In [14]:
from pathlib import Path
from IPython.display import display

import numpy as np
import pandas as pd

import spotipy
import lib_spotify_app.api_adapter as api_adapter

pd.set_option('max_columns', None)

In [15]:
credential_fp = Path(r'private/spotify_credential.json')

I download all the saved/liked tracks from my Spotify account and their audio features:
https://developer.spotify.com/documentation/web-api/reference/tracks/get-several-audio-features/

In [16]:
sp = api_adapter.setup_spotipy(
    credential_fp,
    scope=['user-library-read','user-top-read'],
    cache_path=Path(r'private')
)

df = api_adapter.query_liked_songs(sp)
df = api_adapter.enrich_audiofeature(df, sp, col="track.id")

In [17]:
df = df.drop('index', axis=1)
df['added_at'] = pd.to_datetime(df['added_at'])

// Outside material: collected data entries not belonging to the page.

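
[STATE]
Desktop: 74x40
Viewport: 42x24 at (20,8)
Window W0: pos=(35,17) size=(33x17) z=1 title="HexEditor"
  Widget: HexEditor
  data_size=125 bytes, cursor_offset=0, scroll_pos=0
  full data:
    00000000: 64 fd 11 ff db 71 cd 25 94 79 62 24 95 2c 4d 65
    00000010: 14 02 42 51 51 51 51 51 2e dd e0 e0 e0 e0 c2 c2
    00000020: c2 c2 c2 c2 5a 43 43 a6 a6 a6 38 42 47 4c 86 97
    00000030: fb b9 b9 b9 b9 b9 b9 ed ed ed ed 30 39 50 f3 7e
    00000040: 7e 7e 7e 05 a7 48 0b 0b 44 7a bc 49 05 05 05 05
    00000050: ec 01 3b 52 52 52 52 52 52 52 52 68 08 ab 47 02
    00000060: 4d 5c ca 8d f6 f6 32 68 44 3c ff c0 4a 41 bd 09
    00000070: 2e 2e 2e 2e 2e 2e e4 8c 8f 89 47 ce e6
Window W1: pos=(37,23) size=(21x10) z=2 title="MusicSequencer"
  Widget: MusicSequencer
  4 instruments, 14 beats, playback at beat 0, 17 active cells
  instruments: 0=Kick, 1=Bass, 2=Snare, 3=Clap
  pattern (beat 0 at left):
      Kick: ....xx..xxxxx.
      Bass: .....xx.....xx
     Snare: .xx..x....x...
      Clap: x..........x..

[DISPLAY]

                                          
                                          
                                          
                                          
                                          
                                          
                                          
                                          
                                          
               ┏━━━━━━━━━━━━━━━━━━━━━━━━━━
               ┃ HexEditor                
               ┠──────────────────────────
               ┃00000000  64 fd 11 ff db 7
               ┃00000010  14 02 42 51 51 5
               ┃00000020  c2 c2 c2 c2 5a 4
               ┃0┏━━━━━━━━━━━━━━━━━━━┓b9 b
               ┃0┃ MusicSequencer    ┃a7 4
               ┃0┠───────────────────┨52 5
               ┃0┃      ▼123456789012┃f6 f
               ┃0┃  Kick····██··█████┃2e 2
               ┃ ┃  Bass·····██·····█┃    
               ┃ ┃ Snare·██··█····█··┃    
               ┃ ┃  Clap█··········█·┃    
               ┃ ┃                   ┃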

I notice that I can know when I saved/liked the song, I would like to know when I was the most active:

Cleaning of the columns for analysis, names are too complex and I will concatenate the "artists" into a list column

In [18]:
df.columns = df.columns.str.replace('^(track\.)(id\.)?', '')
df = df.loc[:,~df.columns.duplicated()]
df.columns.values

array(['added_at', 'album.album_type',
       'album.artists.0.external_urls.spotify', 'album.artists.0.href',
       'album.artists.0.id', 'album.artists.0.name',
       'album.artists.0.type', 'album.artists.0.uri',
       'album.available_markets', 'album.external_urls.spotify',
       'album.href', 'album.id', 'album.images.0.height',
       'album.images.0.url', 'album.images.0.width',
       'album.images.1.height', 'album.images.1.url',
       'album.images.1.width', 'album.images.2.height',
       'album.images.2.url', 'album.images.2.width', 'album.name',
       'album.release_date', 'album.release_date_precision',
       'album.total_tracks', 'album.type', 'album.uri',
       'artists.0.external_urls.spotify', 'artists.0.href',
       'artists.0.id', 'artists.0.name', 'artists.0.type',
       'artists.0.uri', 'available_markets', 'disc_number', 'duration_ms',
       'explicit', 'external_ids.isrc', 'external_urls.spotify', 'href',
       'id', 'is_local', 'name', 'popularity'

Concatenate the artists values into 1 column for:
* names
* id

In [19]:
df['artists.name'] = df.filter(regex='^artists\.\d+\.name')\
                       .apply(lambda x: x.dropna().to_list(), axis=1)
df['artists.id'] = df.filter(regex='^artists\.\d+\.id')\
                     .apply(lambda x: x.dropna().to_list(), axis=1)
df['duration_min'] = df['duration_ms'] / 60000

In [20]:
df.to_csv(Path(r'private/data.csv'))

We can use the LastFM app to enrich the songs features with the number of listening from the user

In [22]:
last_api = api_adapter.setup_lastfm(Path('private', 'lastfm_credential.json'))
top_tracks_lastfm = pd.DataFrame(
    last_api.user.get_top_tracks(period='overall', limit=500)
)
display(top_tracks_lastfm)

Unnamed: 0,item,weight
0,The Garden - Call The Dogs Out,84
1,the spirit of the beehive - hypnic jerks,75
2,liily - Toro,74
3,Violent Soho - Covered in Chrome,74
4,Beach Bums - Keepaneyeout,73
...,...,...
495,Led Zeppelin - When the Levee Breaks,13
496,liily - Sold,13
497,Magic Potion - Rest Yr Skull,13
498,Metric - Help I'm Alive,13


Issue is that LastFM and Spotify don't share the same songs ID or data management.